Basın, daha da vahim durumda. Solcusu, sağcısı, demokratı arasında
fark kalmamış. Almanya'da eleştiri sınırlarını aşan, iç siyasi
rekabetle de pek ilgisi olmayan bir Türkiye karşıtlığı hatta
düşmanlığı var. Hem de 2011'den beri... Gazete ve dergi manşetleri
ortada. Peki, onları ortak bir noktada buluşturan Türkiye'nin
yanlışları ve demokrasi eksikliği mi yoksa Almanya'nın bölgesel ve
küresel çıkarları mı?
Ne yazık ki Türkiye'nin bazı muhalefet partileri ve medyası bu
gerçeği görmek istemiyor.
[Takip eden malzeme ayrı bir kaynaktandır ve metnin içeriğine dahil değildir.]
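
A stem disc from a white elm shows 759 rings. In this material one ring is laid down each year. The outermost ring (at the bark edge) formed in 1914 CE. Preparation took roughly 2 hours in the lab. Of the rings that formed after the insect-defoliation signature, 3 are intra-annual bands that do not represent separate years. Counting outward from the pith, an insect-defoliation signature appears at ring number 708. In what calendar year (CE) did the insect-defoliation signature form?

Between ring 708 and the bark edge there are 759 − 708 = 51 rings.
Excluding 3 false rings: 51 − 3 = 48.
Counting back 48 years from 1914 CE places the insect-defoliation signature in 1914 − 48 = 1866 CE.

1866 CE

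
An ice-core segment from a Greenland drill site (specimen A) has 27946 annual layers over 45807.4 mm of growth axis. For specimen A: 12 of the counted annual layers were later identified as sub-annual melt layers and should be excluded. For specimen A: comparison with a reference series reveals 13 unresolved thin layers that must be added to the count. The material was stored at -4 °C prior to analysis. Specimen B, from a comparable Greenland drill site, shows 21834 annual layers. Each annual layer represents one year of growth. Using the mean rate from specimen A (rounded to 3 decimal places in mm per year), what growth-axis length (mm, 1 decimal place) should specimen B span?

35785.9 mm

Specimen A: adjusted count: 27946 − 12 + 13 = 27947 annual layers.
A: 45807.4 mm over 27947 years gives 45807.4 / 27947 ≈ 1.639 mm per year.
Length of B = 1.639 × 21834 = 35785.9 mm.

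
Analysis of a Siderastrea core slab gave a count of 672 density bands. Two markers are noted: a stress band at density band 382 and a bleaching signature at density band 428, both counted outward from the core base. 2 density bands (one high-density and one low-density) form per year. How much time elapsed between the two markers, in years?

Separation: 428 − 382 = 46 density bands.
With 2 density bands per year, 46 / 2 = 23 years.

23 yr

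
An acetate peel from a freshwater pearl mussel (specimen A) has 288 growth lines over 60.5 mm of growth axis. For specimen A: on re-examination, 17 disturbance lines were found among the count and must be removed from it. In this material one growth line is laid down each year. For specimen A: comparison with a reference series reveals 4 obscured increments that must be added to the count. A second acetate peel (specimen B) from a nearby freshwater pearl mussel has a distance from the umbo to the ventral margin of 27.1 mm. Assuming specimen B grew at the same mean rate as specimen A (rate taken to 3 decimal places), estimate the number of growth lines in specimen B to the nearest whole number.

Specimen A: after corrections the count is 288 − 17 + 4 = 275 growth lines.
A: Mean rate = 60.5 mm / 275 years ≈ 0.220 mm per year.
Specimen B: 27.1 mm / 0.220 mm per year = 123.18 years ≈ 123 growth lines.

123 growth lines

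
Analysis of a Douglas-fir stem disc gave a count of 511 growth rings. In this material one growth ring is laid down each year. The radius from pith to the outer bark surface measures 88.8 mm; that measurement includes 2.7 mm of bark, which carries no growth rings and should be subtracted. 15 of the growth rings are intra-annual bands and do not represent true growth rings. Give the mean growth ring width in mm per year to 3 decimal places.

0.174 mm per year

True growth ring count = 511 − 15 = 496.
Net length = 88.8 − 2.7 = 86.1 mm.
Mean rate = 86.1 mm / 496 years ≈ 0.174 mm per year.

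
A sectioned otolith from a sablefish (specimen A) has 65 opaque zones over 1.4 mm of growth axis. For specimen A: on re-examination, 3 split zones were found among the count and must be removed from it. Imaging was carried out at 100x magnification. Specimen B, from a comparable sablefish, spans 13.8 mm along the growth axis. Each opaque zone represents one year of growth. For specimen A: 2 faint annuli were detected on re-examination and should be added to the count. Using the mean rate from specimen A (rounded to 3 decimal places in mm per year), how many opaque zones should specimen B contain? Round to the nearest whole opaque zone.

627 opaque zones

Specimen A: correcting the raw count gives 65 − 3 + 2 = 64 true opaque zones.
A: 1.4 mm over 64 years gives 1.4 / 64 ≈ 0.022 mm/yr.
Specimen B: 13.8 mm / 0.022 mm per year = 627.27 years ≈ 627 opaque zones.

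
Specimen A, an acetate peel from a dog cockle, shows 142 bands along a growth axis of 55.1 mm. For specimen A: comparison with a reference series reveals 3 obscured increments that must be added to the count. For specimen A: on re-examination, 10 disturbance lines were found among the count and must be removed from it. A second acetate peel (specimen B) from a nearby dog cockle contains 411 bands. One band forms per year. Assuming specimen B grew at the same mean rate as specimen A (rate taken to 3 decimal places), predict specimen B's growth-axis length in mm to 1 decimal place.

167.7 mm

Specimen A: correcting the raw count gives 142 − 10 + 3 = 135 true bands.
A: Mean rate = 55.1 mm / 135 years ≈ 0.408 mm per year.
For B, 0.408 mm/year × 411 years = 167.7 mm.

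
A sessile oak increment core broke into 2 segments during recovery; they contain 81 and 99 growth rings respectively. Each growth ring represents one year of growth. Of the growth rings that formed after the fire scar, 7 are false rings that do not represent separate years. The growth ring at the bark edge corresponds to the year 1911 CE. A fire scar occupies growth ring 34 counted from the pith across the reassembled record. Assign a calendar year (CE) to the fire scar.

Total growth rings = 81 + 99 = 180.
180 − 34 = 146 growth rings lie beyond the fire scar toward the bark edge.
146 − 7 false = 139 true growth rings after the fire scar.
1911 − 139 = 1772 CE.

1772 CE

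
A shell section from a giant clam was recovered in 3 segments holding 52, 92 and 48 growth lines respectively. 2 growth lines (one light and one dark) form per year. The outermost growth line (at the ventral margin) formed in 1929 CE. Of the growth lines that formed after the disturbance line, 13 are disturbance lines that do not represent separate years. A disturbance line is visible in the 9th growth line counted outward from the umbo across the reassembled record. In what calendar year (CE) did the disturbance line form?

Total growth lines = 52 + 92 + 48 = 192.
The disturbance line sits at growth line 9 from the umbo, so 192 − 9 = 183 growth lines formed after it.
183 − 13 false = 170 true growth lines after the disturbance line.
170 growth lines at 2 per year is 170 / 2 = 85 years.
The growth line at the ventral margin is 1929 CE, so the disturbance line dates to 1929 − 85 = 1844 CE.

1844 CE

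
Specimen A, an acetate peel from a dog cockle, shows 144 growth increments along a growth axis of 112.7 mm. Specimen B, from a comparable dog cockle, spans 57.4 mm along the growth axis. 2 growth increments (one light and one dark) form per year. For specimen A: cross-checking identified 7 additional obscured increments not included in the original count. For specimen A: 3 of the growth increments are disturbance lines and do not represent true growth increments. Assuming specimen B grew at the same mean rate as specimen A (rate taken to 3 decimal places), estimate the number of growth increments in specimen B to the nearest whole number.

75 growth increments

Specimen A: true growth increment count = 144 − 3 + 7 = 148.
Specimen A: dividing by 2 growth increments per year: 148 / 2 = 74 years.
A: Extension rate ≈ 112.7 / 74 = 1.523 mm/year.
Specimen B: 57.4 mm / 1.523 mm per year = 37.69 years; at 2 growth increments per year that is 37.69 × 2 ≈ 75 growth increments.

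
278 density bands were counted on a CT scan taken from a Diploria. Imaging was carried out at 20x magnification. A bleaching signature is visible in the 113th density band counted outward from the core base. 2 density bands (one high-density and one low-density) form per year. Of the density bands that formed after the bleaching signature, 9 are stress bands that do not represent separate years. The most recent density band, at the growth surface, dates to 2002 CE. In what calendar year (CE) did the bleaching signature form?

1924 CE

The bleaching signature sits at density band 113 from the core base, so 278 − 113 = 165 density bands formed after it.
165 − 9 false = 156 true density bands after the bleaching signature.
156 density bands at 2 per year is 156 / 2 = 78 years.
2002 − 78 = 1924 CE.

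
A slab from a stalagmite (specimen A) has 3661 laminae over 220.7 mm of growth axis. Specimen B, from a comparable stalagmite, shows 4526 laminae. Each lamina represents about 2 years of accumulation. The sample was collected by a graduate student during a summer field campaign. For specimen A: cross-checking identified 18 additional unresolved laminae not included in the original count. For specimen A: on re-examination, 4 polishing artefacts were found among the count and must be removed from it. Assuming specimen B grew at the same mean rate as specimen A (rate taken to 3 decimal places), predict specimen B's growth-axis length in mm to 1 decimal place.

271.6 mm

Specimen A: after corrections the count is 3661 − 4 + 18 = 3675 laminae.
Specimen A: 3675 laminae at 2 years each span 3675 × 2 = 7350 years.
A: 220.7 mm over 7350 years gives 220.7 / 7350 ≈ 0.030 mm/year.
Specimen B: 4526 laminae at 2 years each span 4526 × 2 = 9052 years. B's length ≈ 0.030 × 9052 = 271.6 mm.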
Bu da doğal olarak Alman siyasi
aktörlerinin elini güçlendiriyor. Öyle güçlendiriyor ki, hızını
alamayan Almanya Başbakanı Merkel şu açıklamayı yapabiliyor:
"Türkiye, sadece Cumhurbaşkanı Erdoğan ve hükümetten ibaret değil.
Neredeyse yüzde 50'si anayasa referandumuna 'Hayır' dedi. Onların
da bizden beklentisi var."
Bu Alman iç siyasetini çok aşan bir yaklaşım. Merkel, adeta sömürge
şansölyesi gibi davranıyor. Amaçları da Türkiye'yi ekonomik olarak
çökertmek. Ekonomisi çöken bir Türkiye'nin yüzde 50'ye nasıl yararı
olur, o da ayrı bir sorun. Alman Dışişleri Bakanı Gabriel BBC'ye
verdiği demeçte bu hedefi açıkça söylüyor. "Federal hükümetin
Türkiye'ye takındığı tavrı sertleştirmesinin ve ekonomik baskının
etkisini görüldü."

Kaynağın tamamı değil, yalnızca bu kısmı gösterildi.